What would it take for Google to include in its index 100 billion pages?
Could they develop a way for people to search for, and look at older versions of web pages, and also simultaneously improve the quality of their search results? Would indexing words within conceptually related phrases make the search process better?
A recent patent application from Google estimates the web to contain around 200 billion pages and guesses that the largest index from the major search engines hold around 6-8 billion pages. The document is Multiple index-based information retrieval system, US Patent Application 20060106792, which was published May 18, 2006, and originally filed on January 25, 2005.
In addition to providing us with a rough estimate of the size of the web, and the number of pages indexed by search engines, it also tries to answer the questions I asked at the top of this post.
The inventor listed in the patent filing is Anna Patterson, who has already built a search engine that holds more than 55 billion pages (The Internet Archive). Part of the process described in the document was the subject of a blog post here back in February – Move over PageRank: Google’s looking at phrases?
This method would enable Google to hold so many documents through the use of multiple indexes. One with relevance information and likely a secondary, or supplemental index, with much less information.

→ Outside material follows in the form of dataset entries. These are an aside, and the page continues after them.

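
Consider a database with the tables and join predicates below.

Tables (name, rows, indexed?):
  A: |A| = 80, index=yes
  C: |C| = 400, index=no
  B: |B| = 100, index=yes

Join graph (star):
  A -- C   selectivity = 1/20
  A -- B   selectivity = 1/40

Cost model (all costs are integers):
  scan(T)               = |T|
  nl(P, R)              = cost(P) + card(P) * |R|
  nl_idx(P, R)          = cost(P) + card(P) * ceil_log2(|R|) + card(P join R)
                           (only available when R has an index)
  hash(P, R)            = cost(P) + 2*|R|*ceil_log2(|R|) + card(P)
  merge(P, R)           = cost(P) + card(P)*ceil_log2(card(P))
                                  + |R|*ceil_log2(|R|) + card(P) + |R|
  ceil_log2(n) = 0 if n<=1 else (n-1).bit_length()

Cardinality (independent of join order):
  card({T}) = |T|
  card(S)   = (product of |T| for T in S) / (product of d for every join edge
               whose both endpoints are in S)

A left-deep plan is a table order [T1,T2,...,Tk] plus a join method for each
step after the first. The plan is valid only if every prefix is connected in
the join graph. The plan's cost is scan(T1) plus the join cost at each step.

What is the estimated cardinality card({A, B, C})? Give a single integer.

Tables in S: A(80), B(100), C(400)
Edges inside S: A-C(d=20), A-B(d=40)
numerator = 80 * 100 * 400 = 3200000
denominator = 20 * 40 = 800
card(S) = 3200000 / 800 = 4000

4000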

The information retrieval system described in the patent application would:
- Comprehensively identify phrases in documents on the web,
- Index those documents according to phrases,
- Search and rank documents in accordance with their phrases, and;
- Provide additional clustering and descriptive information about the documents.
But it wouldn’t include information about all of the documents. Instead, it would store higher-ranked documents in a primary index, ranked in order of the relevance scores, and store lesser ranked documents in a secondary index, by numerical order of document identifiers assigned to each document.
The relevance score that would be used is a page rank based type score, and many relevance attributes for each document in the primary index would also be stored.
The kinds of relevance attributes would include at least one of the following:
- Total number of occurrences of the phrase in document,
- A rank ordered list of anchor documents that also contain the phrase and that point to the document,
- The position of each phrase occurrence in the document,
- A set of one or more flags indicating a format of the occurrence, or;
- A portion of the document containing the occurrence.
The secondary index described, would contain only document identification information. This secondary index reminded me a little of what many people refer to as the Google Sandbox these days, where new sites have trouble ranking for many keyword phrases.